What seems clear from last week’s proceedings is Beijing’s ambition to seek a new status quo in its relationship with Africa. From a continent-wide debt crisis to the COVID-19 pandemic and the plummeting of Chinese sovereign lending to Africa, both sides have had to confront a series of new challenges over the past five years. Gone are the heydays of unincumbered economic engagement in the pursuit of hydrocarbons and flashy BRI-style investments. Here is a brave new world in which Beijing increasingly faces a complex set of responsibilities, from debt restructuring to security cooperation.
In this context, FOCAC offers several pointers as to how both sides have begun to respond to these developments. For instance, while China once more committed to several headline figures, including RMB 360 bn of financing in the next three years, the prevalence of public-private partnerships and incentives for Chinese firms enshrine a departure from the state-led lending of the past. Beijing is evidently trying hard to signal the benefits of cooperating with China. In contrast to the 2021 edition, the Action Plan features a corresponding section on “The Key Measures to Support Africa by the Chinese Side in the Next Three Years.”
China has emerged as an external great power in Africa, departing from its once exceptionalist status as a developing country and looking for new language to reframe its engagement.
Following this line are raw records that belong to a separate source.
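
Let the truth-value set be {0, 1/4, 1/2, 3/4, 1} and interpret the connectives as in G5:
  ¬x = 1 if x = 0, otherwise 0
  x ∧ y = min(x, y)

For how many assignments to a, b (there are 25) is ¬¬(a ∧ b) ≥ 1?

value 1: 16 assignments (counts)
value 0: 9 assignments
So 16 of the 25 assignments meet the threshold.

16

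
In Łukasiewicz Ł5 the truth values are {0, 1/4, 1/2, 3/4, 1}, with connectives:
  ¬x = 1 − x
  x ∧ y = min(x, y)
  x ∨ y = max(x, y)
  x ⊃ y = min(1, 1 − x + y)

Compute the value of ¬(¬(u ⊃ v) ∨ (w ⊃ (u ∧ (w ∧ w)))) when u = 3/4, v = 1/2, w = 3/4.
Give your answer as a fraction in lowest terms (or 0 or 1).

u ⊃ v = 3/4 ⊃ 1/2 = 3/4
¬(u ⊃ v) = ¬3/4 = 1/4
w ∧ w = 3/4 ∧ 3/4 = 3/4
u ∧ (w ∧ w) = 3/4 ∧ 3/4 = 3/4
w ⊃ (u ∧ (w ∧ w)) = 3/4 ⊃ 3/4 = 1
¬(u ⊃ v) ∨ (w ⊃ (u ∧ (w ∧ w))) = 1/4 ∨ 1 = 1
¬(¬(u ⊃ v) ∨ (w ⊃ (u ∧ (w ∧ w)))) = ¬1 = 0

0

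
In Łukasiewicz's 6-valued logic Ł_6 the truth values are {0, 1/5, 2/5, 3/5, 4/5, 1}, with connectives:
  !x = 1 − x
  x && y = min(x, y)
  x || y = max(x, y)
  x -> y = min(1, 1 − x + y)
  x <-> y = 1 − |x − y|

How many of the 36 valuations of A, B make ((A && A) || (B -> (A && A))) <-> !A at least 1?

value 1: 3 assignments (counts)
value 4/5: 7 assignments
value 3/5: 6 assignments
value 2/5: 7 assignments
value 1/5: 6 assignments
value 0: 7 assignments
So 3 of the 36 assignments meet the threshold.

3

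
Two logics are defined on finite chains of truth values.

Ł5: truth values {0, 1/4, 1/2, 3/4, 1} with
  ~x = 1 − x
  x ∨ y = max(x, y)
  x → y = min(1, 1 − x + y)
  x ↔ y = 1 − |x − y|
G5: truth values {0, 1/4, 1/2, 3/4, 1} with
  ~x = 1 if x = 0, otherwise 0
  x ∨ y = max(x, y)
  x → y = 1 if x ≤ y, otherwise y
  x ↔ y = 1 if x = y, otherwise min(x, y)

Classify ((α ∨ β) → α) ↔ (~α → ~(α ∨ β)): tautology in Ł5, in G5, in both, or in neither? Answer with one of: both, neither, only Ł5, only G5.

In Ł5: every assignment gives 1 — tautology.
In G5: at α = 1/4, β = 1/2 the value is 1/4 — not a tautology.

only Ł5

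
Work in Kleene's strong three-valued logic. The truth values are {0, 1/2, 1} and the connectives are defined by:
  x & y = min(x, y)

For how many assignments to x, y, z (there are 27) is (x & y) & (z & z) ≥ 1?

value 1: 1 assignment (counts)
value 1/2: 7 assignments
value 0: 19 assignments
So 1 of the 27 assignments meets the threshold.

1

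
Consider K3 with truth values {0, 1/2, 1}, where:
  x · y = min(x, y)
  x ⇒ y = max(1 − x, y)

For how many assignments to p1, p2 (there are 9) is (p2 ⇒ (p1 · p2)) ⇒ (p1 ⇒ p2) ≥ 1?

5

p1 = 0, p2 = 0 ↦ 1  ≥
p1 = 0, p2 = 1/2 ↦ 1  ≥
p1 = 0, p2 = 1 ↦ 1  ≥
p1 = 1/2, p2 = 0 ↦ 1/2  <
p1 = 1/2, p2 = 1/2 ↦ 1/2  <
p1 = 1/2, p2 = 1 ↦ 1  ≥
p1 = 1, p2 = 0 ↦ 0  <
p1 = 1, p2 = 1/2 ↦ 1/2  <
p1 = 1, p2 = 1 ↦ 1  ≥
So 5 of the 9 assignments meet the threshold.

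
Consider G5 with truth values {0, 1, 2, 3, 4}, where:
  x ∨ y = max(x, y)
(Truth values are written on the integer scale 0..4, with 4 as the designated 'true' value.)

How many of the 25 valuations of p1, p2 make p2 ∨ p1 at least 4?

value 4: 9 assignments (counts)
value 3: 7 assignments
value 2: 5 assignments
value 1: 3 assignments
value 0: 1 assignment
So 9 of the 25 assignments meet the threshold.

9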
Similarly, the inclusion of China’s diplomatic trio – the Global Development, Security, and Civilization Initiatives – also attests to a recalibration towards what is now a firmly geopolitical relationship. Apart from statements at the UN, this FOCAC is perhaps the most significant integration of these concepts into policy practice. This offers interesting pointers as to what China intends to do with these initiatives going forward. Especially in the context of their link to multilateralism and global governance reform, the inclusion of the GDI, GSI, and GCI signals both sides’ support for greater African representation in key multilateral bodies such as the UN Security Council.
All this points to the fact that China has emerged as an external great power in Africa, departing from its once exceptionalist status as a developing country and looking for new language to reframe its engagement. In this vein, Xi’s keynote speech has also introduced a more confrontational framing of FOCAC in the context of great power competition with the United States. As observers we have grown used to the lofty rhetoric surrounding Africa-China relations, this FOCAC reflects just how much the geopolitical situation has evolved since 2021, with the polarising wars in Ukraine and Gaza increasingly highlighting the North-South divide in international affairs.
Finally, the bitter reality of FOCAC remains its institutional opacity. Indeed, while the summit documents are often seen to represent a consensus view between African and Chinese officials, many African leaders do not have the democratic mandate to negotiate on behalf of their citizens. And even when they do, it is not always clear when African communities truly stand to benefit from Chinese financing.
Despite these challenges and readjustments, the past week has once more demonstrated that Beijing continues to be among the most consequential external actors on the continent – and FOCAC will continue to serve as a key platform to foster complex and increasingly multi-faceted policy ecosystems amidst an era of global change.
Chris Alden is a professor of international relations at the London School of Economics and Political Science and Director of LSE IDEAS. Lukas Fiala is the project head of China Foresight at LSEIDEAS.